I can still vividly remember the first time I saw him on screen, 20 years ago: sitting in his chair, waiting almost cheerfully, for Patricia Arquette to walk in the motel room door.
And then that classic Tarantino speech: “The first time you kill somebody, that’s the hardest. I don’t give a sh*t if you’re f*ckin’ Wyatt Earp or Jack The Ripper. Remember that guy in Texas? The guy up in that f*ckin’ tower that killed all them people? I’ll bet you green money that first little black dot he took a bead on, that was the bitch of the bunch...”

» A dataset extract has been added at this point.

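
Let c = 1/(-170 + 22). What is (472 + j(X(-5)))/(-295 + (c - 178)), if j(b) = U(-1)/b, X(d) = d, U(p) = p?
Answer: -116476/116675 ≈ -0.99829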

James Gandolfini only had a small role in 1993’s True Romance – this three-minute scene was his biggest chunk of screen time. But he owned it. In that time he went from reflective (“The first time you kill somebody...”) to warm (when Patricia Arquette holds a corkscrew to ward him off, he smiles and says “You gotta a lotta heart kid...”) to horribly sexual (“You wanna play with Daddy?” opening his shirt, taunting her to stick him with the corkscrew) to menacing (his “Alright, no more Mr F*ckin’ nice guy”, as she stabs the corkscrew in his foot.) He burned off the screen.
He stuck in someone else’s memory, too. Perhaps it was to do with the confessional nature of the way he leant forward in his chair and began that speech about killing...
Whatever the reason, five years later, Gandolfini would get a broader canvas to spread his blend of charm, vulnerability, menace and ruthlessness when David Chase cast him as Tony Soprano. But this was where it all began.